Conglomerates tighten grip on India's economy

Source: the-ken.com

TL;DR

The story at a glance

India's top family-run conglomerates like Reliance, Adani, Tatas, Bharti, Aditya Birla, and OP Jindal have grown their economic dominance since 2021 by pushing into fresh businesses. The article highlights Adani Group's recent Rs 14,535-crore ($1.6 billion) approval on 10 April to buy Jaiprakash Associates' assets, adding hotels, an F1 track, land, and cement market share. This comes amid reports of rising concentration, now flagged by economists as a problem for competition.

Key points

Details and context

The article parses activities of the six groups to show relentless expansion, often via acquisitions like Adani's. This builds on past patterns where family firms diversified heavily, but post-2021 acceleration raises flags for crowding out startups in tech and green sectors.

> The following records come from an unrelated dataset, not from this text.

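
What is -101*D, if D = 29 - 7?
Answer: -2222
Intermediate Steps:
D = 22
-101*D = -101*22 = -2222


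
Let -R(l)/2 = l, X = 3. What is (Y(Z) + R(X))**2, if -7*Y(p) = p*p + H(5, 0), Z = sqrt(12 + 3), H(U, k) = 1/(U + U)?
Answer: 326041/4900 ≈ 66.539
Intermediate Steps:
R(l) = -2*l
H(U, k) = 1/(2*U)
Z = sqrt(15) ≈ 3.8730
Y(p) = -1/70 - p**2/7 (Y(p) = -(p*p + (1/2)/5)/7 = -(p**2 + (1/2)*(1/5))/7 = -(p**2 + 1/10)/7 = -(1/10 + p**2)/7 = -1/70 - p**2/7)
(Y(Z) + R(X))**2 = ((-1/70 - (sqrt(15))**2/7) - 2*3)**2 = ((-1/70 - 1/7*15) - 6)**2 = ((-1/70 - 15/7) - 6)**2 = (-151/70 - 6)**2 = (-571/70)**2 = 326041/4900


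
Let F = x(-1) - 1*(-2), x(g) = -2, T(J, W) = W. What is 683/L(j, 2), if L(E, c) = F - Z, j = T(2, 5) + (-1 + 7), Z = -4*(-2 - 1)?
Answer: -683/12 ≈ -56.917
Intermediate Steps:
F = 0 (F = -2 - 1*(-2) = -2 + 2 = 0)
Z = 12 (Z = -4*(-3) = 12)
j = 11 (j = 5 + (-1 + 7) = 5 + 6 = 11)
L(E, c) = -12 (L(E, c) = 0 - 1*12 = 0 - 12 = -12)
683/L(j, 2) = 683/(-12) = 683*(-1/12) = -683/12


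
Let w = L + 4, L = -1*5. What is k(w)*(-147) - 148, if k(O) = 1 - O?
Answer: -442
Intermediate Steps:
L = -5
w = -1 (w = -5 + 4 = -1)
k(w)*(-147) - 148 = (1 - 1*(-1))*(-147) - 148 = (1 + 1)*(-147) - 148 = 2*(-147) - 148 = -294 - 148 = -442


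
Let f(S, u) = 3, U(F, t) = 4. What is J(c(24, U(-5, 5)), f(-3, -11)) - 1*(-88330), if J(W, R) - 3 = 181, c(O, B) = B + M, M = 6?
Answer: 88514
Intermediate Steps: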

Size lets these players compound advantages—old profits fund bold bets—unlike smaller firms facing capital hurdles. Compared to peers in advanced markets, India's skew is stark, with economists warning it stifles broad growth.

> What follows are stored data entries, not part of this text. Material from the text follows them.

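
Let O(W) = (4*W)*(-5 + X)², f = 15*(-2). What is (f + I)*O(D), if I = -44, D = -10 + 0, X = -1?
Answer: 106560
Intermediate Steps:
D = -10
f = -30
O(W) = 144*W (O(W) = (4*W)*(-5 - 1)² = (4*W)*(-6)² = (4*W)*36 = 144*W)
(f + I)*O(D) = (-30 - 44)*(144*(-10)) = -74*(-1440) = 106560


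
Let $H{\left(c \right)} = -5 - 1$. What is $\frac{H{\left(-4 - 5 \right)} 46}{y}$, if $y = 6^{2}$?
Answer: $- \frac{23}{3} \approx -7.6667$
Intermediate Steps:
$y = 36$
$H{\left(c \right)} = -6$
$\frac{H{\left(-4 - 5 \right)} 46}{y} = \frac{\left(-6\right) 46}{36} = \left(-276\right) \frac{1}{36} = - \frac{23}{3}$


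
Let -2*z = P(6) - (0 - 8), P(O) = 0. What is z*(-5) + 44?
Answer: 64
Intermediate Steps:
z = -4 (z = -(0 - (0 - 8))/2 = -(0 - 1*(-8))/2 = -(0 + 8)/2 = -1/2*8 = -4)
z*(-5) + 44 = -4*(-5) + 44 = 20 + 44 = 64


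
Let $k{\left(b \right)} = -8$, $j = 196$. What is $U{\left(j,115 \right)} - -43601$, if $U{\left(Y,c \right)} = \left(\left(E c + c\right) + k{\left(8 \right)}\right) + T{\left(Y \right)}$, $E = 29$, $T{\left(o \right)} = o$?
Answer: $47239$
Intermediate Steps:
$U{\left(Y,c \right)} = -8 + Y + 30 c$ ($U{\left(Y,c \right)} = \left(\left(29 c + c\right) - 8\right) + Y = \left(30 c - 8\right) + Y = \left(-8 + 30 c\right) + Y = -8 + Y + 30 c$)
$U{\left(j,115 \right)} - -43601 = \left(-8 + 196 + 30 \cdot 115\right) - -43601 = \left(-8 + 196 + 3450\right) + 43601 = 3638 + 43601 = 47239$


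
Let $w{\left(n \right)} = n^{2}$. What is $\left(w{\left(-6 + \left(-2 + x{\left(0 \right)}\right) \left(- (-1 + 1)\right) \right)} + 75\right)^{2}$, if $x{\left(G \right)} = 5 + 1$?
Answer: $12321$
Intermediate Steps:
$x{\left(G \right)} = 6$
$\left(w{\left(-6 + \left(-2 + x{\left(0 \right)}\right) \left(- (-1 + 1)\right) \right)} + 75\right)^{2} = \left(\left(-6 + \left(-2 + 6\right) \left(- (-1 + 1)\right)\right)^{2} + 75\right)^{2} = \left(\left(-6 + 4 \left(\left(-1\right) 0\right)\right)^{2} + 75\right)^{2} = \left(\left(-6 + 4 \cdot 0\right)^{2} + 75\right)^{2} = \left(\left(-6 + 0\right)^{2} + 75\right)^{2} = \left(\left(-6\right)^{2} + 75\right)^{2} = \left(36 + 75\right)^{2} = 111^{2} = 12321$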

The Jaiprakash deal, approved amid rival bids from Vedanta and others, exemplifies how insolvency processes aid such leaps, adding immediate assets and market power.[[3]](https://swarajyamag.com/news-brief/supreme-court-refuses-to-block-adanis-rs-14535-crore-takeover-of-jaiprakash-associates)

Key quotes

“It’s a rare financial alchemy. In one stroke, the Adani Group... vaults itself into entirely new businesses and solidifies some old ones.”[[1]](https://the-ken.com/story/reliance-to-adani-conglomerates-tighten-their-grip-on-the-economy-since-2021/)

Why it matters

Few conglomerates holding one-fifth of profits and GDP risks less competition, higher prices, and fewer jobs from new firms across India. Investors and consumers face duopolies in cement or telecom; businesses see tougher entry in energy or digital spaces. Watch NCLAT hearings on the Jaiprakash deal and FY26 profit data for signs if the skew worsens.